Friday, November 6, 2009

Schematron: Enforce String Patterns in Schematron

In the general area of XML schemas, XSD “patterns” are commonly used to enforce special string formatting constraints.  This is a very powerful tool when a document recipient wishes to ensure that the sender provides string data in a consistent format.  A common example is the usage of a string constraint is to validate the structure of a Social Security Number (SSN).  This would be expressed in a typical schema in the following manner:

<xsd:simpleType name="SsnSimpleType">
    <xsd:restriction base="xsd:string">
        <xsd:pattern value="[0-9]{3}[\-][0-9]{2}[\-][0-9]{4}" />
    </xsd:restriction>
</xsd:simpleType>

As with most parts of NIEM, much of the model is based on inheritance which makes enforce of simple data types, such as that shown above, cumbersome and awkward.  Semantically, the correct element for an SSN would be under:

nc:Person/nc:PersonSSNIdentification/ nc:IdentificationID

Since nc:PersonSSNIdentification is an nc:IdentificationType, if one were to enforce SSN formatting on nc:IdentificationID, any other part of the schema that is derived from nc:IdentificationType would also need to abide by the same rules (e.g. Driver License Number, State ID Number, Document Identification, etc.).  In the past this situation led to one thing. . . extension.

With Schematron, extension for this purpose could be avoided.  Rather than enforcing the string constraints in the XSD file, instead the IEPD publisher could enforce this constraint within the Schematron rules document instead.  The following is an example of what code would be required in Schematron to accomplish this purpose:

<pattern id="ePersonSSN">
  <title>Verify person social security number is in the correct format.</title>
  <rule context="/ns:SomeDocument/nc:Person/nc:PersonSSNIdentification">
    <assert test=
      "count(tokenize(nc:IdentificationID,'[0-9]{3}-[0-9]{2}-[0-9]{4}')) 
      - 1 = 1">
       Social security number must be in the proper format (e.g. 11-222-3333).
    </assert>
  </rule>
</pattern>

By using the Schematron approach, the semantically equivalent element is preserved in the schema and only the appropriate identifier is subjected to the constraint.
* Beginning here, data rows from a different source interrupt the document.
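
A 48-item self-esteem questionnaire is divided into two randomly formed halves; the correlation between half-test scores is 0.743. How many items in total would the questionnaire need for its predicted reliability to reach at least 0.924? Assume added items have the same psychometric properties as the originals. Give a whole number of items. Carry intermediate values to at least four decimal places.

101

r_full = 2(0.743)/(1 + 0.743) = 0.8526
Solve Spearman-Brown for n: n = 0.924(1 − 0.8526) / [0.8526(1 − 0.924)] = 2.1019
Items = 2.1019 × 48 ≈ 100.89 → 101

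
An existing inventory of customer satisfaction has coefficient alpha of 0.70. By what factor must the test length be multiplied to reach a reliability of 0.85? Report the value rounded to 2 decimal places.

2.43

n = [0.85 × 0.30] / [0.70 × 0.15]
  = 0.2550 / 0.1050 = 2.4286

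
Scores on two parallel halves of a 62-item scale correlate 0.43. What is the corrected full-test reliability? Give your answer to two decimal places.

Each half is half the length of the full test, so the full test is n = 2 times a half.
r_full = 2r_hh / (1 + r_hh) = 2 × 0.43 / (1 + 0.43)
r_full = 0.8600 / 1.4300 ≈ 0.6014

0.60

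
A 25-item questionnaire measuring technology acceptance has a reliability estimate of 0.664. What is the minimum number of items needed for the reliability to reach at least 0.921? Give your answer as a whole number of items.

148

Invert Spearman-Brown to solve for n:
n = r_target (1 − r_old) / [ r_old (1 − r_target) ]
n = [0.921 × 0.336] / [0.664 × 0.079]
  = 0.309456 / 0.052456 = 5.8993
5.8993 × 25 = 147.48 → 148 items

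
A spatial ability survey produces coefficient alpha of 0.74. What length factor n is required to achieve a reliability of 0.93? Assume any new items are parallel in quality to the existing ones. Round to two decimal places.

4.67

n = 0.93(1 − 0.74) / [0.74(1 − 0.93)]
  = 0.2418 / 0.0518 = 4.6680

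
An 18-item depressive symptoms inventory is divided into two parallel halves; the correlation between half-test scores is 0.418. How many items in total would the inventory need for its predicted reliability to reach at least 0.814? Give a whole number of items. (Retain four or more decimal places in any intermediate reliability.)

Corrected full-test reliability: r_full = 2 × 0.418 / (1 + 0.418) ≈ 0.5896
n = r_tgt(1 − r_full) / [r_full(1 − r_tgt)] = 0.814 × 0.4104 / (0.5896 × 0.186) ≈ 3.0462
Required items = 3.0462 × 18 = 54.83, so 55 items.

55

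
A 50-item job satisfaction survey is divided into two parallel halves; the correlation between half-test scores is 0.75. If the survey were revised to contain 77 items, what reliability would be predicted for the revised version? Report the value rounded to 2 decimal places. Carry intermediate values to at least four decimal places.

0.90

Full-test reliability from the split-half r: r_full = 2(0.75)/(1 + 0.75) = 0.8571
Length factor from 50 to 77 items: n = 77/50 = 1.5400
r_new = n·r_full / (1 + (n − 1)·r_full) = 1.3199 / 1.4628 ≈ 0.9023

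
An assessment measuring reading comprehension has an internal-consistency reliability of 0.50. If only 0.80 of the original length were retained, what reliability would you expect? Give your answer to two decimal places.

0.44

r_new = 0.8·0.50 / [1 + (0.8 − 1)·0.50]
r_new = 0.4000 / 0.9000 ≈ 0.4444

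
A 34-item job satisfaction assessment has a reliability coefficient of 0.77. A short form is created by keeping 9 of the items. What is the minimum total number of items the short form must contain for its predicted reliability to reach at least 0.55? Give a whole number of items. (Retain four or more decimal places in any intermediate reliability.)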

This approach can be further extended to address any number of string constraints.  Another example would be ensuring an identification number only contains digits and has a string length of 5 or more.  This could be done by using the following XQuery count() query instead:

count(tokenize(nc:IdentificationID, '\d')) &gt; 5

This very powerful approach to constraining strings is yet another reason to take a real good look at Schematron in conjunction with your NIEM IEPDs.
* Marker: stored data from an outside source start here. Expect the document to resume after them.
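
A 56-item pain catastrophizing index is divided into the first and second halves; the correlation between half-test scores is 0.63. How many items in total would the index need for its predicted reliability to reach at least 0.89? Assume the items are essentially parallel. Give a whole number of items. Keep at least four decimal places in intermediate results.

Corrected full-test reliability: r_full = 2 × 0.63 / (1 + 0.63) ≈ 0.7730
n = r_tgt(1 − r_full) / [r_full(1 − r_tgt)] = 0.89 × 0.2270 / (0.7730 × 0.11) ≈ 2.3760
Required items = 2.3760 × 56 = 133.06, so 134 items.

134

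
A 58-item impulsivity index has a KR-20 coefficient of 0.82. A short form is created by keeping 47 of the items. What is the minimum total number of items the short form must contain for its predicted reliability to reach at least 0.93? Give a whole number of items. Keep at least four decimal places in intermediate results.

First, r for the 47-item form: n = 47/58 = 0.8103, so r_47 = 0.8103·0.82/(1 + (0.8103 − 1)·0.82) = 0.7868
Length factor from the short form to reach 0.93: n' = 0.93(1 − 0.7868) / [0.7868(1 − 0.93)] ≈ 3.6000
Items = 3.6000 × 47 ≈ 169.20 → 170

170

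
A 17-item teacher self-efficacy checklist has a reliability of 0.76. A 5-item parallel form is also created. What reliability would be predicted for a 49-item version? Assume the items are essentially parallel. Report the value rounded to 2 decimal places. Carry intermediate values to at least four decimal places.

0.90

The 5-item form is not needed; work directly from the 17-item form with n = 49/17 = 2.8824.
r_{49} = n·r / (1 + (n − 1)·r) = 2.1906 / 2.4306 ≈ 0.9013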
Wednesday, November 4, 2009

Schematron: Correct nc:DateRepresentation Usage

The inherent flexibility of NIEM proves to be an incredibly beneficial when used correctly, however this benefit can also be one of its largest banes.  Sometimes this flexibility can lead to confusion when implementers attempt to deploy a NIEM exchange which is “valid” according to the XSD, yet not what the recipient is expecting. 

One such example is NIEM’s usage of substitution groups where a variety of data elements are legal according to the schema, but rarely are all of these legal options accounted for by the recipient’s adapter.  Take NIEM’s DateType as an example.  It employs the explicit substitution group (abstract data element) of nc:DateRepresentation which can be one of several different data types.  This representation can be replaced with a date (2009-01-01), a date/time (2009-01-01T12:00:00), a month and a year (01-2009), etc. 
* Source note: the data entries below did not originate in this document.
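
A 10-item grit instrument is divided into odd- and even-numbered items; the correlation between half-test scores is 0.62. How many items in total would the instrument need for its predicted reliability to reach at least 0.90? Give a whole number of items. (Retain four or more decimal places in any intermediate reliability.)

28

Corrected full-test reliability: r_full = 2 × 0.62 / (1 + 0.62) ≈ 0.7654
n = r_tgt(1 − r_full) / [r_full(1 − r_tgt)] = 0.90 × 0.2346 / (0.7654 × 0.10) ≈ 2.7586
Required items = 2.7586 × 10 = 27.59, so 28 items.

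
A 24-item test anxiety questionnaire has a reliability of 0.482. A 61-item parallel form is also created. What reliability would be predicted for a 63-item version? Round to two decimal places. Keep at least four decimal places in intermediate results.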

Lets assume for a minute that a document has two different dates: a document filed date, and a person’s birth date.  The publisher’s intention is that filed date be a “timestamp” which includes both a date and a time, while the birth date is simply a date including a month, day and year.  A valid sample XML payload would look something like the following:

<?xml version="1.0" encoding="UTF-8"?>
<ns:SomeDocument>
  <nc:DocumentFiledDate>
    <nc:DateTime>2009-01-01T01:00:00</nc:DateTime>
  </nc:DocumentFiledDate>
  <nc:Person>
    <nc:PersonBirthDate>
      <nc:Date>1970-01-01</nc:Date>
    </nc:PersonBirthDate>
  </nc:Person>
</ns:SomeDocument>

The Schematron code to enforce the publisher’s intentions could appear as the following:

<pattern id="eDocumentDateTime">
  <title>Verify the document filed date includes a date/Time</title>
  <rule context="ns:SomeDocument/nc:DocumentFiledDate">
    <assert test="nc:DateTime">
      A date and a time must be provided as the document filed date.
    </assert>
  </rule>
</pattern>
<pattern id="ePersonBirthDate">
  <title>Ensure the person's birth date is an nc:Date.</title>
  <rule context="ns:SomeDocument/nc:Person/nc:PersonBirthDate">
    <assert test="nc:Date">
      A person's birth date must be a full date.
    </assert>
  </rule>
</pattern>

This is a great example of how Schematron can help clarify a publisher’s intent as NEIM-conformant services are developed and deployed.